Just a few miles from Roger Conant’s birthplace of East Budleigh is the village of Otterton, home to one of Britain’s best known charities for helping the disabled.
Set up
in memory of the late Clare Milne, granddaughter of the writer A.A. Milne, it
seems only too appropriate that the charity includes helping injured armed
forces veterans.
A.A.
Milne himself, seen here, is celebrated today for his books about the teddy
bear Winnie-the-Pooh, along with his children’s poetry.
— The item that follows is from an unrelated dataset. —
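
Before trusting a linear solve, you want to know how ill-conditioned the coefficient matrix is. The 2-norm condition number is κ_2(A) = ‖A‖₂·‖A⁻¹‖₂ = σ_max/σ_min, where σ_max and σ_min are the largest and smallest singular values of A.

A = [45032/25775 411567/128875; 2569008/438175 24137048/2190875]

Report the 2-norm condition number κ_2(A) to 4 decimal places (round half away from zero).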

Yet at a serious level
he is known as the pacifist, revolted by the slaughter of WW1.
‘Tell the innocent visitor from another world that two people were killed at Sarajevo, and that the best that Europe could do about it was to kill eleven million more,’ he wrote in his book Peace with Honour, published in 1934.
‘I want everybody to think (as I do) that war is poison, and not (as so
many think) an over-strong, extremely unpleasant medicine,’ he explained.
Written six years later, his book War with Honour seemed to be a retraction of that pacifist thinking, faced with the rise of fascism and its evils.
In one of his letters at this time, he declared himself a ‘practical pacifist’, writing: ‘I believe that war is a lesser evil than Hitlerism, I believe that Hitlerism must be killed before war can be killed.’